Das aktuelle Heft beginnt mit einer wichtigen neuen Entwicklung. Angesichts der unbefriedigenden, historisch gewachsenen Terminologie und Nomenklatur der Psychopharmaka wird von internationalen psychopharmakologischen Fachgesellschaften und Experten eine neue Nomenklatur entwickelt, die an pharmakologischen Wirkungsmechanismen orientiert ist – die Neuroscience based Nomenclature (NbN). Kurz zum Hintergrund: Antidepressiva werden zum Beispiel nicht nur zur Behandlung von Depressionen eingesetzt, die Begriffe atypische Neuroleptika oder Antipsychotika der 2. Generation wirken eher Marketing-gesteuert denn wissenschaftlich fundiert. Angesichts solcher Unschärfen erscheint eine Nomenklatur wünschenswert, die einheitlichen, wissenschaftlichen Kriterien folgt.
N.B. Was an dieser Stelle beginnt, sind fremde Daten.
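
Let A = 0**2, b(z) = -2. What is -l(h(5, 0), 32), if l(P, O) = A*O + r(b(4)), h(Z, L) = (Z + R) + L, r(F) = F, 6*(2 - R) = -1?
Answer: 2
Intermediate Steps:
R = 13/6 (R = 2 - 1/6*(-1) = 2 + 1/6 = 13/6 ≈ 2.1667)
h(Z, L) = 13/6 + L + Z (h(Z, L) = (Z + 13/6) + L = (13/6 + Z) + L = 13/6 + L + Z)
A = 0
l(P, O) = -2 (l(P, O) = 0*O - 2 = 0 - 2 = -2)
-l(h(5, 0), 32) = -1*(-2) = 2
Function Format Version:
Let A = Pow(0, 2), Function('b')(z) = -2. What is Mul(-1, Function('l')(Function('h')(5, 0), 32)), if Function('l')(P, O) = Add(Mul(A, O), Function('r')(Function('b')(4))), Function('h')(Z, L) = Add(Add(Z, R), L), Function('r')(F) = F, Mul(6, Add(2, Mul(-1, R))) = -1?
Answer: 2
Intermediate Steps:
R = Rational(13, 6) (R = Add(2, Mul(Rational(-1, 6), -1)) = Add(2, Rational(1, 6)) = Rational(13, 6) ≈ 2.1667)
Function('h')(Z, L) = Add(Rational(13, 6), L, Z) (Function('h')(Z, L) = Add(Add(Z, Rational(13, 6)), L) = Add(Add(Rational(13, 6), Z), L) = Add(Rational(13, 6), L, Z))
A = 0
Function('l')(P, O) = -2 (Function('l')(P, O) = Add(Mul(0, O), -2) = Add(0, -2) = -2)
Mul(-1, Function('l')(Function('h')(5, 0), 32)) = Mul(-1, -2) = 2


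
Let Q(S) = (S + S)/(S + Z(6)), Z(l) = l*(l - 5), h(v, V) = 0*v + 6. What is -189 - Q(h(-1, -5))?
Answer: -190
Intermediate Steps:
h(v, V) = 6 (h(v, V) = 0 + 6 = 6)
Z(l) = l*(-5 + l)
Q(S) = 2*S/(6 + S) (Q(S) = (S + S)/(S + 6*(-5 + 6)) = (2*S)/(S + 6*1) = (2*S)/(S + 6) = (2*S)/(6 + S) = 2*S/(6 + S))
-189 - Q(h(-1, -5)) = -189 - 2*6/(6 + 6) = -189 - 2*6/12 = -189 - 1*1 = -189 - 1 = -190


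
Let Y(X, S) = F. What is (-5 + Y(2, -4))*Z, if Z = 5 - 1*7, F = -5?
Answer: 20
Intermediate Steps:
Z = -2 (Z = 5 - 7 = -2)
Y(X, S) = -5
(-5 + Y(2, -4))*Z = (-5 - 5)*(-2) = -10*(-2) = 20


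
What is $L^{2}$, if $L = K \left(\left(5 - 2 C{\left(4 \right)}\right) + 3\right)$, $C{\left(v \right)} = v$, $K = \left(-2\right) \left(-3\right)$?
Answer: $0$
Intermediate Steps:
$K = 6$
$L = 0$ ($L = 6 \left(\left(5 - 8\right) + 3\right) = 6 \left(-3 + 3\right) = 6 \cdot 0 = 0$)
$L^{2} = 0^{2} = 0$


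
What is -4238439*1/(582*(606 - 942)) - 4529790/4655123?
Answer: 6281548459639/303439537632 ≈ 20.701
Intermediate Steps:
-4238439*1/(582*(606 - 942)) - 4529790/4655123 = -4238439/((-336*582)) - 4529790*1/4655123 = -4238439/(-195552) - 4529790/4655123 = -4238439*(-1/195552) - 4529790/4655123 = 1412813/65184 - 4529790/4655123 = 6281548459639/303439537632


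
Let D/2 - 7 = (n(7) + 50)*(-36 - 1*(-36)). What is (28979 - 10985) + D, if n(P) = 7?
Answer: 18008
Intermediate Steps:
D = 14 (D = 14 + 2*((7 + 50)*(-36 - 1*(-36))) = 14 + 2*(57*(-36 + 36)) = 14 + 2*(57*0) = 14 + 2*0 = 14 + 0 = 14)
(28979 - 10985) + D = (28979 - 10985) + 14 = 17994 + 14 = 18008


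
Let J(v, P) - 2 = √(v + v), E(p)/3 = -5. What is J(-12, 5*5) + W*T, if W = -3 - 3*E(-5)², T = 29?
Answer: -19660 + 2*I*√6 ≈ -19660.0 + 4.899*I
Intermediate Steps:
E(p) = -15 (E(p) = 3*(-5) = -15)
J(v, P) = 2 + √2*√v (J(v, P) = 2 + √(v + v) = 2 + √(2*v) = 2 + √2*√v)
W = -678 (W = -3 - 3*(-15)² = -3 - 3*225 = -3 - 675 = -678)
J(-12, 5*5) + W*T = (2 + √2*√(-12)) - 678*29 = (2 + √2*(2*I*√3)) - 19662 = (2 + 2*I*√6) - 19662 = -19660 + 2*I*√6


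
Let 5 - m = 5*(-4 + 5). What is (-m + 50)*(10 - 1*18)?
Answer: -400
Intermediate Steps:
m = 0 (m = 5 - 5*(-4 + 5) = 5 - 5 = 0)
(-m + 50)*(10 - 1*18) = (-1*0 + 50)*(10 - 1*18) = (0 + 50)*(10 - 18) = 50*(-8) = -400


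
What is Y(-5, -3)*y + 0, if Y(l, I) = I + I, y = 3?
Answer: -18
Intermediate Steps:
Y(l, I) = 2*I
Y(-5, -3)*y + 0 = (2*(-3))*3 + 0 = -6*3 + 0 = -18 + 0 = -18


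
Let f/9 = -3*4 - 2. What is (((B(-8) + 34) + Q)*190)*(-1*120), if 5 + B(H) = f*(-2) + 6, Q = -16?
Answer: -6178800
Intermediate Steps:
f = -126 (f = 9*(-3*4 - 2) = 9*(-12 - 2) = 9*(-14) = -126)
B(H) = 253 (B(H) = -5 + (-126*(-2) + 6) = -5 + (252 + 6) = -5 + 258 = 253)
(((B(-8) + 34) + Q)*190)*(-1*120) = (((253 + 34) - 16)*190)*(-1*120) = ((287 - 16)*190)*(-120) = (271*190)*(-120) = 51490*(-120) = -6178800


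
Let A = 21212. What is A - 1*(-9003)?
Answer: 30215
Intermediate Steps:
A - 1*(-9003) = 21212 - 1*(-9003) = 21212 + 9003 = 30215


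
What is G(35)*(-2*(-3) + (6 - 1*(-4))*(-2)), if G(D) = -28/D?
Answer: 56/5 ≈ 11.200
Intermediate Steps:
G(35)*(-2*(-3) + (6 - 1*(-4))*(-2)) = (-28/35)*(-2*(-3) + (6 - 1*(-4))*(-2)) = (-28*1/35)*(6 + (6 + 4)*(-2)) = -4*(6 + 10*(-2))/5 = -4*(6 - 20)/5 = -4/5*(-14) = 56/5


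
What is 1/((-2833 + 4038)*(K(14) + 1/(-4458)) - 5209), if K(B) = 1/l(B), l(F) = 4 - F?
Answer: -2229/11880058 ≈ -0.00018763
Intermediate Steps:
K(B) = 1/(4 - B)
1/((-2833 + 4038)*(K(14) + 1/(-4458)) - 5209) = 1/((-2833 + 4038)*(-1/(-4 + 14) + 1/(-4458)) - 5209) = 1/(1205*(-1/10 - 1/4458) - 5209) = 1/(1205*(-1*⅒ - 1/4458) - 5209) = 1/(1205*(-⅒ - 1/4458) - 5209) = 1/(1205*(-1117/11145) - 5209) = 1/(-269197/2229 - 5209) = 1/(-11880058/2229) = -2229/11880058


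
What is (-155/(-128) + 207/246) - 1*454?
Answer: -2371821/5248 ≈ -451.95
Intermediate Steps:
(-155/(-128) + 207/246) - 1*454 = (-155*(-1/128) + 207*(1/246)) - 454 = (155/128 + 69/82) - 454 = 10771/5248 - 454 = -2371821/5248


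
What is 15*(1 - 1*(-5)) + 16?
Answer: 106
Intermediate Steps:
15*(1 - 1*(-5)) + 16 = 15*(1 + 5) + 16 = 15*6 + 16 = 90 + 16 = 106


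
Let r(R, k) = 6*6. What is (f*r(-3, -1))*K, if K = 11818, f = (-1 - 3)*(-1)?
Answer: 1701792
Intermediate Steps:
r(R, k) = 36
f = 4 (f = -4*(-1) = 4)
(f*r(-3, -1))*K = (4*36)*11818 = 144*11818 = 1701792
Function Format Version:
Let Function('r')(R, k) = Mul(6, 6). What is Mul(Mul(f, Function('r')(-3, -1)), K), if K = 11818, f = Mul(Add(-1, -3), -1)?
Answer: 1701792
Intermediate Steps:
Function('r')(R, k) = 36
f = 4 (f = Mul(-4, -1) = 4)
Mul(Mul(f, Function('r')(-3, -1)), K) = Mul(Mul(4, 36), 11818) = Mul(144, 11818) = 1701792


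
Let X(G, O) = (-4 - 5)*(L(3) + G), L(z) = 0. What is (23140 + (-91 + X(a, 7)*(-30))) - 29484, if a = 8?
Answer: -4275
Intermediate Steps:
X(G, O) = -9*G (X(G, O) = (-4 - 5)*(0 + G) = -9*G)
(23140 + (-91 + X(a, 7)*(-30))) - 29484 = (23140 + (-91 - 9*8*(-30))) - 29484 = (23140 + (-91 - 72*(-30))) - 29484 = (23140 + (-91 + 2160)) - 29484 = (23140 + 2069) - 29484 = 25209 - 29484 = -4275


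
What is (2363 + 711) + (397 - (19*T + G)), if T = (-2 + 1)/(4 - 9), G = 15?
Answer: 17261/5 ≈ 3452.2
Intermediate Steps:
T = ⅕ (T = -1/(-5) = -1*(-⅕) = ⅕ ≈ 0.20000)
(2363 + 711) + (397 - (19*T + G)) = (2363 + 711) + (397 - (19*(⅕) + 15)) = 3074 + (397 - (19/5 + 15)) = 3074 + (397 - 1*94/5) = 3074 + (397 - 94/5) = 3074 + 1891/5 = 17261/5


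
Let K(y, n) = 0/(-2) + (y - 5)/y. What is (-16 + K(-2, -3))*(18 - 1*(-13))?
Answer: -775/2 ≈ -387.50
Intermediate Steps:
K(y, n) = (-5 + y)/y (K(y, n) = 0*(-1/2) + (-5 + y)/y = 0 + (-5 + y)/y = (-5 + y)/y)
(-16 + K(-2, -3))*(18 - 1*(-13)) = (-16 + (-5 - 2)/(-2))*(18 - 1*(-13)) = (-16 - 1/2*(-7))*(18 + 13) = (-16 + 7/2)*31 = -25/2*31 = -775/2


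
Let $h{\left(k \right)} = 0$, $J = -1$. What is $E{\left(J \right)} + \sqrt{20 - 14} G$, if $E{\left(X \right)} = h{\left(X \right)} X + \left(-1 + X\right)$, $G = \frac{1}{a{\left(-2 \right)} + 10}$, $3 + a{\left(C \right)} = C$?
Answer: $-2 + \frac{\sqrt{6}}{5} \approx -1.5101$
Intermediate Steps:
$a{\left(C \right)} = -3 + C$
$G = \frac{1}{5}$ ($G = \frac{1}{\left(-3 - 2\right) + 10} = \frac{1}{-5 + 10} = \frac{1}{5} \approx 0.2$)
$E{\left(X \right)} = -1 + X$ ($E{\left(X \right)} = 0 X + \left(-1 + X\right) = 0 + \left(-1 + X\right) = -1 + X$)
$E{\left(J \right)} + \sqrt{20 - 14} G = \left(-1 - 1\right) + \sqrt{20 - 14} \cdot \frac{1}{5} = -2 + \sqrt{6} \cdot \frac{1}{5} = -2 + \frac{\sqrt{6}}{5}$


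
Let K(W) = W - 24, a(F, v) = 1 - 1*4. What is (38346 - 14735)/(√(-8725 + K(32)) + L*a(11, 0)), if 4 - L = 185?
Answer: 12820773/303566 - 23611*I*√8717/303566 ≈ 42.234 - 7.2618*I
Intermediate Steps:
L = -181 (L = 4 - 1*185 = 4 - 185 = -181)
a(F, v) = -3 (a(F, v) = 1 - 4 = -3)
K(W) = -24 + W
(38346 - 14735)/(√(-8725 + K(32)) + L*a(11, 0)) = (38346 - 14735)/(√(-8725 + (-24 + 32)) - 181*(-3)) = 23611/(√(-8725 + 8) + 543) = 23611/(√(-8717) + 543) = 23611/(I*√8717 + 543) = 23611/(543 + I*√8717)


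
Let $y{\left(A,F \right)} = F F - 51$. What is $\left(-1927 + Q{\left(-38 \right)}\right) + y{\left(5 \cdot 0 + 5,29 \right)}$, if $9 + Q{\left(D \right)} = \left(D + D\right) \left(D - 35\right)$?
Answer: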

Grundprinzipien und Detailaspekte dieses hoch interessanten Ansatzes mit seinen 11 pharmakologischen Domänen werden von den beiden renommierten Mitentwicklern Hans-Jürgen Möller und Siegfried Kasper zusammengefasst dargestellt.
J. Fritze und Mitarbeiter des BfArM starten dann die erwähnte Serie mit dem Spektrum der Verordnung von Thrombozytenaggregationshemmern.
In einer weiteren Originalarbeit vergleichen K. Sander et al., wie Multimorbidität, Polypharmazie und das Auftreten von UAW bei gerontopsychiatrischen und bei jüngeren Patienten mit chronischen psychischen Erkrankungen zusammenhängen.
In der Sektion Arzneimitteltherapiesicherheit wird auf das Interaktionspotenzial der oralen Antidiabetika eingegangen – angesichts der wachsenden Bedeutung des Diabetes mellitus ein besonders praxisrelevanter Interaktionsbeitrag.
Wie immer komplettieren Zusammenfassungen wichtiger internationaler Literatur und Buchbesprechungen das Heft. Von Letzteren ist vielleicht der informationsreiche „Arzneiverordnungs-Report 2016“ von besonderem Interesse.